La réaction de quelques bandes organisées, qui jouent au chat et à la souris avec les gendarmes n’est pas surprenante et fait, en quelque sorte, partie du folklore. Plus étonnant en revanche est l’amateurisme apparent dont a fait preuve l’Etat. Le Maria Galanta, chargé des premiers expulsés a été refoulé dès le premier jour du port des Comores où il était censé débarquer ses passagers, et la justice a suspendu la destruction des premiers bangas prévue mardi, retoquant l’arrêté du préfet. Donc pas d’expulsion réussie pour l’heure, pas plus que la destruction de logements insalubres (1). Le préfet n’en reste pas moins droit dans ses bottes et tente de lever rapidement les obstacles qui se dressent devant lui. Il a fait appel de la décision de justice et la reprise des liaisons maritimes avec les Comores, (plus précisément Anjouan) est annoncée pour vendredi. 

Concrètement les résidents s’organisent, les réseaux sociaux tournent à plein. Les messageries dédiées également, où l’on s’informe mutuellement des éventuels barrages en temps réel. Ce jeudi matin, par exemple, j’ai su dès 6 heures du matin, qu’une route du nord-ouest avait été coupée dans la nuit, mais le barrage levé par les gendarmes à l’aube. La tonalité des échanges entre muzungus (blancs) résidents de longue date est plutôt ironique à l’égard de la presse hexagonale, qui manie, il est vrai, le cliché à la pelleteuse. J’ai essayé d’esquisser la complexité de la situation dans les billets précédents, on peut s’y reporter. Une donnée technique complémentaire : le niveau de vie des Comoriens est, en moyenne, six fois inférieur à celui des Mahorais, où pourtant 71% de la population vit au dessous du seuil de pauvreté. Ceci pour aider les bonnes âmes françaises à se poser les bonnes questions. 
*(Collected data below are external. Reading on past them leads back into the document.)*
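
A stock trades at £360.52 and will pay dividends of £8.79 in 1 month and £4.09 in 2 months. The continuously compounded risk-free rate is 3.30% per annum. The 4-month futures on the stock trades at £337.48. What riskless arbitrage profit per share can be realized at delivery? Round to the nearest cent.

PV(dividends) I = 8.79·e^(−0.0330·1/12) + 4.09·e^(−0.0330·2/12) = 12.8334
Fair futures F* = (S − I)·e^(rT) = (360.52 − 12.8334)·e^0.011000 = 347.6866 × 1.011061 = 351.5324
Market £337.48 < fair 351.5324: forward underpriced → reverse cash-and-carry (short the stock, invest proceeds at r, pay the dividends, go long the forward).
Profit at T = |F_mkt − F*| = |337.48 − 351.5324| = £14.05 per share

£14.05 per share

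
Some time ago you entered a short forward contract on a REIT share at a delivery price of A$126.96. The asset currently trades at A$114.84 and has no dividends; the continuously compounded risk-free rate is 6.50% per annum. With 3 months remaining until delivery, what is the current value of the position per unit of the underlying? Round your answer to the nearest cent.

A$10.07

Current fair forward for the remaining 3 months: F = S·e^(r·T), r = 0.0650
F = 114.84 · e^(0.0650 × 3/12) = 114.84 × 1.016383 = 116.7214
Value of long forward = (F − K)·e^(−rT) = (116.7214 − 126.96) · e^(−0.0650·3/12)
= -10.2386 × 0.983881 = -10.07
Short position value = −(long value) = A$10.07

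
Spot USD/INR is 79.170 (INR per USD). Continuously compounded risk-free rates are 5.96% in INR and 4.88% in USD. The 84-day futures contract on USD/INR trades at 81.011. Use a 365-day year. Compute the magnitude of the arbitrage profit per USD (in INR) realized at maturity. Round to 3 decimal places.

1.644 per USD (in INR)

Fair futures: F* = S·e^(carry·T), with carry = (r_INR − r_USD) = 0.0596 − 0.0488 = 0.0108
F* = 79.170 · e^(0.0108 × 84/365) = 79.170 · e^0.002485 = 79.170 × 1.002488 = 79.3670
Market 81.011 > fair 79.3670: forward overpriced → cash-and-carry (buy spot, short the forward).
At maturity, profit = |F_mkt − F*| = |81.011 − 79.3670| = 1.644 per USD (in INR)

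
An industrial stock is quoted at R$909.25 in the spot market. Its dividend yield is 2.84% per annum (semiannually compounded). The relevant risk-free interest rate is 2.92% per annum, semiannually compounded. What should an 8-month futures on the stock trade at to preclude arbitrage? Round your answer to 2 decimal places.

F = S · (1+r/2)^(2T) / (1+q/2)^(2T)
= 909.25 × 1.019514 / 1.018978 = 909.25 × 1.000526
F = R$909.73

R$909.73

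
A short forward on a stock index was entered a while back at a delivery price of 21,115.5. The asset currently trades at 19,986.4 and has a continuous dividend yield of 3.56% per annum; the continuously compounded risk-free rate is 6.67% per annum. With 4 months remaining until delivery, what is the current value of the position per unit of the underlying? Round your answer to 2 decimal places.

900.58

Current fair forward for the remaining 4 months: F = S·e^((r − q)·T), (r − q) = 0.0667 − 0.0356 = 0.0311
F = 19986.4 · e^(0.0311 × 4/12) = 19986.4 × 1.01042059 = 20194.6701
Value of long forward = (F − K)·e^(−rT) = (20194.6701 − 21115.5) · e^(−0.0667·4/12)
= -920.8299 × 0.97801201 = -900.58
Short position value = −(long value) = 900.58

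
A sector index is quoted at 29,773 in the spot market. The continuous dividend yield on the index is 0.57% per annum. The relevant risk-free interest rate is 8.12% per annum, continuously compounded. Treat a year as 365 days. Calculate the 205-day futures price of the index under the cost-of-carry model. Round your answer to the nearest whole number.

31,063

F = S·e^((r − q)T) = 29773 · e^((0.0812 − 0.0057) × 205/365)
= 29773 · e^0.042404 = 29773 × 1.043316
F = 31,063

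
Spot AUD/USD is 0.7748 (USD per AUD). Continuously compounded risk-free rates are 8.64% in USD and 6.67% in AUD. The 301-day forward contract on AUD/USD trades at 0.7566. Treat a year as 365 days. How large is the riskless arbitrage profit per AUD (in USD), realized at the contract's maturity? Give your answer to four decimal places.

0.0309 per AUD (in USD)

Fair forward: F* = S·e^(carry·T), with carry = (r_USD − r_AUD) = 0.0864 − 0.0667 = 0.0197
F* = 0.7748 · e^(0.0197 × 301/365) = 0.7748 · e^0.016246 = 0.7748 × 1.016379 = 0.7875
Market 0.7566 < fair 0.7875: forward underpriced → reverse cash-and-carry (short spot, go long the forward).
At maturity, profit = |F_mkt − F*| = |0.7566 − 0.7875| = 0.0309 per AUD (in USD)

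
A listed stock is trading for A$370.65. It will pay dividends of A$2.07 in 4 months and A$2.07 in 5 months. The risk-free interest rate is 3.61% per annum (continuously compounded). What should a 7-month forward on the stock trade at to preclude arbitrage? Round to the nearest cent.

A$374.37

PV(dividends) I = 2.07·e^(−0.0361·4/12) + 2.07·e^(−0.0361·5/12)
I = 2.0452 + 2.0391 = 4.0843
F = (S − I)·e^(rT) = (370.65 − 4.0843) · e^(0.0361·7/12)
= 366.5657 · e^0.021058 = 366.5657 × 1.021281 = A$374.37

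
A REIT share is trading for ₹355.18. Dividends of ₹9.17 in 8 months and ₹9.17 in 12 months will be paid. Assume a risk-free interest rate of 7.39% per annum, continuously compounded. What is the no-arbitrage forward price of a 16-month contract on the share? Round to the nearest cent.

₹372.93

PV(dividends) I = 9.17·e^(−0.0739·8/12) + 9.17·e^(−0.0739·12/12)
I = 8.7292 + 8.5168 = 17.2460
F = (S − I)·e^(rT) = (355.18 − 17.2460) · e^(0.0739·16/12)
= 337.9340 · e^0.098533 = 337.9340 × 1.103551 = ₹372.93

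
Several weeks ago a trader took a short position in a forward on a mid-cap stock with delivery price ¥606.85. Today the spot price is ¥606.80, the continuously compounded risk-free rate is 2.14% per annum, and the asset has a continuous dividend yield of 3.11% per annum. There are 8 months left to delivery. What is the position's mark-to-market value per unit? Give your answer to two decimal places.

Current fair forward for the remaining 8 months: F = S·e^((r − q)·T), (r − q) = 0.0214 − 0.0311 = -0.0097
F = 606.80 · e^(-0.0097 × 8/12) = 606.80 × 0.993554 = 602.8886
Value of long forward = (F − K)·e^(−rT) = (602.8886 − 606.85) · e^(−0.0214·8/12)
= -3.9614 × 0.985835 = -3.91
Short position value = −(long value) = ¥3.91

¥3.91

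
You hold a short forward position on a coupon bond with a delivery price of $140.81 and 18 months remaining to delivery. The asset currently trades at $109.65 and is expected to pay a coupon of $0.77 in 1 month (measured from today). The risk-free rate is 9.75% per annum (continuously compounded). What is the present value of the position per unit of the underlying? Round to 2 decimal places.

PV(remaining coupons) I = 0.77·e^(−0.0975·1/12) = 0.7638
Current forward F = (S − I)·e^(rT) = (109.65 − 0.7638)·e^(0.0975·18/12) = 108.8862 × 1.157486 = 126.0343
Value (long) = (F − K)·e^(−rT) = (126.0343 − 140.81) × 0.863942 = -12.7653
Short position value = −(long value) = $12.77

$12.77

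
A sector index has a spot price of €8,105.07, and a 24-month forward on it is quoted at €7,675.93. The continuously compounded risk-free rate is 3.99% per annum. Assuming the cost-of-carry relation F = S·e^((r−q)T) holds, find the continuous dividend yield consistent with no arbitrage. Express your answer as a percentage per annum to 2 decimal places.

From F = S·e^((r−q)T): (r − q) = ln(F/S)/T
ln(7675.93/8105.07) = ln(0.947053) = -0.054400
(r − q) = -0.054400 / (24/12) = -0.027200
q = r − ln(F/S)/T = 0.0399 + 0.027200 = 0.067100
q = 6.71%

6.71%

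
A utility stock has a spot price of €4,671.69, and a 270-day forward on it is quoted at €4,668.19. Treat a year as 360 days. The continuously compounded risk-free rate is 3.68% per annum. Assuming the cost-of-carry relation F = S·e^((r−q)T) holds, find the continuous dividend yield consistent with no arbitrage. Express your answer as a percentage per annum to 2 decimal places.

3.78%

From F = S·e^((r−q)T): (r − q) = ln(F/S)/T
ln(4668.19/4671.69) = ln(0.999251) = -0.000749
(r − q) = -0.000749 / (270/360) = -0.000999
q = r − ln(F/S)/T = 0.0368 + 0.000999 = 0.037799
q = 3.78%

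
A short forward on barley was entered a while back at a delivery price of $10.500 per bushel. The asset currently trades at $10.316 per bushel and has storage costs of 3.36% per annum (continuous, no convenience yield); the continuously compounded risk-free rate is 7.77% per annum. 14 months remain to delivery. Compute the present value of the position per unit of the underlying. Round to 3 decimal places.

Current fair forward for the remaining 14 months: F = S·e^((r + u)·T), (r + u) = 0.0777 + 0.0336 = 0.1113
F = 10.316 · e^(0.1113 × 14/12) = 10.316 × 1.138658 = 11.7464
Value of long forward = (F − K)·e^(−rT) = (11.7464 − 10.500) · e^(−0.0777·14/12)
= 1.2464 × 0.913337 = 1.138
Short position value = −(long value) = -$1.138

-$1.138 per bushel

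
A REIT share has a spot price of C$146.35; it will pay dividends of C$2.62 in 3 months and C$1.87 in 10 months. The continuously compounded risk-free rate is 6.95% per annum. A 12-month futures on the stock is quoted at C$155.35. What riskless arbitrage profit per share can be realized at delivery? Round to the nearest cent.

C$3.12 per share

PV(dividends) I = 2.62·e^(−0.0695·3/12) + 1.87·e^(−0.0695·10/12) = 4.3396
Fair futures F* = (S − I)·e^(rT) = (146.35 − 4.3396)·e^0.069500 = 142.0104 × 1.071972 = 152.2312
Market C$155.35 > fair 152.2312: forward overpriced → cash-and-carry (borrow at r, buy the stock and collect the dividends, short the forward).
Profit at T = |F_mkt − F*| = |155.35 − 152.2312| = C$3.12 per share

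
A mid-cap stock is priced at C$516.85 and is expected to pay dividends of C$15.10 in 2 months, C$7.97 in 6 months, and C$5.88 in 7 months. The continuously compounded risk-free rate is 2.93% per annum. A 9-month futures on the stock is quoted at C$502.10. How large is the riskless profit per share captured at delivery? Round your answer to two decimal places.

C$3.06 per share

PV(dividends) I = 15.10·e^(−0.0293·2/12) + 7.97·e^(−0.0293·6/12) + 5.88·e^(−0.0293·7/12) = 28.6609
Fair futures F* = (S − I)·e^(rT) = (516.85 − 28.6609)·e^0.021975 = 488.1891 × 1.022218 = 499.0357
Market C$502.10 > fair 499.0357: forward overpriced → cash-and-carry (borrow at r, buy the stock and collect the dividends, short the forward).
Profit at T = |F_mkt − F*| = |502.10 − 499.0357| = C$3.06 per share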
Si j’en ai le courage, j’essaierai une prochaine fois d’évoquer le partage des responsabilités entre le régime islamique autoritaire des Comores, d’où les habitants fuient en masse, et celles de la France dans cette affaire complexe. Pour l’heure je me contente d’observer les faits et de communiquer les plus saillants à une agence de presse amie. On ne se refait pas. Mais l’Ouest de l’île est plutôt calme depuis le début de l’opération. Même si Ouambouchou, comme l’orthographient certains esprits malicieux, ne fait que débuter. 

(1) Les choses vont vite, le préfet annonce de jeudi matin à 7 heures la destruction d’une dizaine de bangas vides à Longoni eu nord de l’île.